The general theme of Rumi’s thought, like that of other mystic and Sufi poets is essentially that of the concept of tawhīd – union with his beloved (the primal root) from which/whom he has been cut off and become aloof – and his longing and desire to restore it.
The Masnavi weaves fables, scenes from everyday life, Qur’anic revelations and exegesis, and metaphysics into a vast and intricate tapestry.Rumi is considered an example of Insan-e Kamil — Perfect Man, the perfected or completed human being. In the East, it is said of him that he was “not a prophet — but surely, he has brought a scripture”.
Rumi believed passionately in the use of music, poetry, and dance as a path for reaching God. For Rumi, music helped devotees to focus their whole being on the divine, and to do this so intensely that the soul was both destroyed and resurrected. It was from these ideas that the practice of “whirling” dervishes developed into a ritual form. His teachings became the base for the order of the Mevlevi which his son Sultan Walad organized. Rumi encouraged samāʿ, listening to music and turning or doing the sacred dance. In the Mevlevi tradition, samāʿ represents a mystical journey of spiritual ascent through mind and love to the Perfect One. In this journey, the seeker symbolically turns towards the truth, grows through love, abandons the ego, finds the truth, and arrives at the Perfect. The seeker then returns from this spiritual journey, with greater maturity, to love and to be of service to the whole of creation without discrimination with regard to beliefs, races, classes, and nations.

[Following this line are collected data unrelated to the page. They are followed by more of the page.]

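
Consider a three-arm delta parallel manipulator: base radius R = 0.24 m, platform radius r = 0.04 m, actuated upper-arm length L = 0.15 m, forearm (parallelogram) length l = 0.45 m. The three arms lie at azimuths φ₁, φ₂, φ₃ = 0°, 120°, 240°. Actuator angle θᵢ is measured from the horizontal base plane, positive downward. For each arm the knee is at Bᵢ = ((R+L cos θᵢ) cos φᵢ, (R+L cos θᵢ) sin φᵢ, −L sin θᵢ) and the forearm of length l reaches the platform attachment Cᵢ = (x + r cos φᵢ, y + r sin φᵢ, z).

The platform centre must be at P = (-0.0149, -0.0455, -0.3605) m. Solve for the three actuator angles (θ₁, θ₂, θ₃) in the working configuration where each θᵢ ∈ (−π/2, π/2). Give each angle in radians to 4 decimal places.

θ₁ = 0.5234, θ₂ = 0.6109, θ₃ = 0.1743

arm 1 (φ=0.0°): x'=-0.0149, y'=-0.0455
  e−x'=0.2149;  (l²−L²−(e−x')²−y'²−z²)/2L = 0.0060
  γ=atan2(-0.3605,0.2149)=-1.0332;  ψ=arccos(0.0142)=1.5566;  θ1=γ+ψ≈0.5234
rotate P by −φ2: (-0.0320, 0.0357, -0.3605)
  e−x'=0.2320;  (l²−L²−(e−x')²−y'²−z²)/2L = -0.0168
  γ=atan2(-0.3605,0.2320)=-0.9991;  ψ=arccos(-0.0391)=1.6100;  θ2=γ+ψ≈0.6109
arm 3 (φ=240.0°): x'=0.0469, y'=0.0098
  A=0.1531, B=-0.3605, C=(l²−L²−A²−y'²−z²)/(2L)=0.0883
  √(A²+B²)=0.3917;  θ3 = -1.1691+1.3434 ≈ 0.1743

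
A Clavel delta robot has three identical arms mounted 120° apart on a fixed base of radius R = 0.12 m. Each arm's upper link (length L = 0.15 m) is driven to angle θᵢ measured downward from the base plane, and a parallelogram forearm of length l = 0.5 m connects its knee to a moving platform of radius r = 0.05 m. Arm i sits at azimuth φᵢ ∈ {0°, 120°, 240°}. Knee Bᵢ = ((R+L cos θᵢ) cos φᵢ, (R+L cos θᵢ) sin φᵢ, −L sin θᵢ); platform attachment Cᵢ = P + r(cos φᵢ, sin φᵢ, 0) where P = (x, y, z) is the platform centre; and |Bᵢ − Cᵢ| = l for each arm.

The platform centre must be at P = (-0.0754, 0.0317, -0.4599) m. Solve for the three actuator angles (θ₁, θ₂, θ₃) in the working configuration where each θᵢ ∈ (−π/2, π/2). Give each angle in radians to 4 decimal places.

φ1=0.0° → target in arm frame (-0.0754, 0.0317)
  A=0.1454, B=-0.4599, C=(l²−L²−A²−y'²−z²)/(2L)=-0.0205
  θ1 = atan2(B,A) + arccos(C/0.4823) = 0.3488
arm 2 (φ=120.0°): x'=0.0652, y'=0.0494
  A cos θ + B sin θ = C:  0.0048·cos θ + -0.4599·sin θ = 0.0451
  √(A²+B²)=0.4599;  θ2 = -1.5603+1.4726 ≈ -0.0876
φ3=240.0° → target in arm frame (0.0102, -0.0811)
  e−x'=0.0598;  (l²−L²−(e−x')²−y'²−z²)/2L = 0.0195
  γ=atan2(-0.4599,0.0598)=-1.4416;  ψ=arccos(0.0420)=1.5288;  θ3=γ+ψ≈0.0872

θ₁ = 0.3488, θ₂ = -0.0876, θ₃ = 0.0872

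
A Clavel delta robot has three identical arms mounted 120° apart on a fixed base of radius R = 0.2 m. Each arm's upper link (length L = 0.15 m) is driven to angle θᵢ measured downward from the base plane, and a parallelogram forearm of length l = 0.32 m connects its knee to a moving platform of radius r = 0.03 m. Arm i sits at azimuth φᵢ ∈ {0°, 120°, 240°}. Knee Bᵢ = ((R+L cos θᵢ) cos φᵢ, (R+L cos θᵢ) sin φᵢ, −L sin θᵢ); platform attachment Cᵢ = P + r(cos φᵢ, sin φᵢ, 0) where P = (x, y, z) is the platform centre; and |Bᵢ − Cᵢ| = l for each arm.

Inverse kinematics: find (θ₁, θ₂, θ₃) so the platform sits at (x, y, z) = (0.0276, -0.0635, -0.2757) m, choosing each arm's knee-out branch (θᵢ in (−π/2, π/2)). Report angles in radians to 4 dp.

θ₁ = 0.6979, θ₂ = 1.2215, θ₃ = 0.6110

rotate P by −φ1: (0.0276, -0.0635, -0.2757)
  A=0.1424, B=-0.2757, C=(l²−L²−A²−y'²−z²)/(2L)=-0.0681
  √(A²+B²)=0.3103;  θ1 = -1.0940+1.7920 ≈ 0.6979
φ2=120.0° → target in arm frame (-0.0688, 0.0078)
  A cos θ + B sin θ = C:  0.2388·cos θ + -0.2757·sin θ = -0.1773
  θ2 = atan2(B,A) + arccos(C/0.3647) = 1.2215
φ3=240.0° → target in arm frame (0.0412, 0.0557)
  A=0.1288, B=-0.2757, C=(l²−L²−A²−y'²−z²)/(2L)=-0.0527
  γ=atan2(-0.2757,0.1288)=-1.1337;  ψ=arccos(-0.1731)=1.7447;  θ3=γ+ψ≈0.6110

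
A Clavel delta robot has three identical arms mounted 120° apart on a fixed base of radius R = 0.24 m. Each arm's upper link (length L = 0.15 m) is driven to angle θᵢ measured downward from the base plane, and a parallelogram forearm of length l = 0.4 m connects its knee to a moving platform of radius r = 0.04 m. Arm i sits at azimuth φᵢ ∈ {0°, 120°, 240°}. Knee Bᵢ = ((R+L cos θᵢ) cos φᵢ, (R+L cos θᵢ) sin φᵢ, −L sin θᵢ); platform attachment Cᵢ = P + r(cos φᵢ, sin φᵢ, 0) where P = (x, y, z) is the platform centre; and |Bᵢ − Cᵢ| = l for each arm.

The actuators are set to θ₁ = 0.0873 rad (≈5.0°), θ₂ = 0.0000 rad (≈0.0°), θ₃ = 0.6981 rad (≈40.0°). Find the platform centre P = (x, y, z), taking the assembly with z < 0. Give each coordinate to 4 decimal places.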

Rumi’s poetry is often divided into various categories: the quatrains (rubayāt) and odes (ghazal) of the Divan, the six books of the Masnavi, The Discourses, The Letters, and the almost unknown Six Sermons.
Rumi's major work is the Maṭnawīye Ma'nawī (Spiritual Couplets; مثنوی معنوی), a six-volume poem regarded by some Sufis as the Persian-language Qur'an. It is considered by many to be one of the greatest works of mystical poetry. It contains approximately 27000 lines of Persian poetry.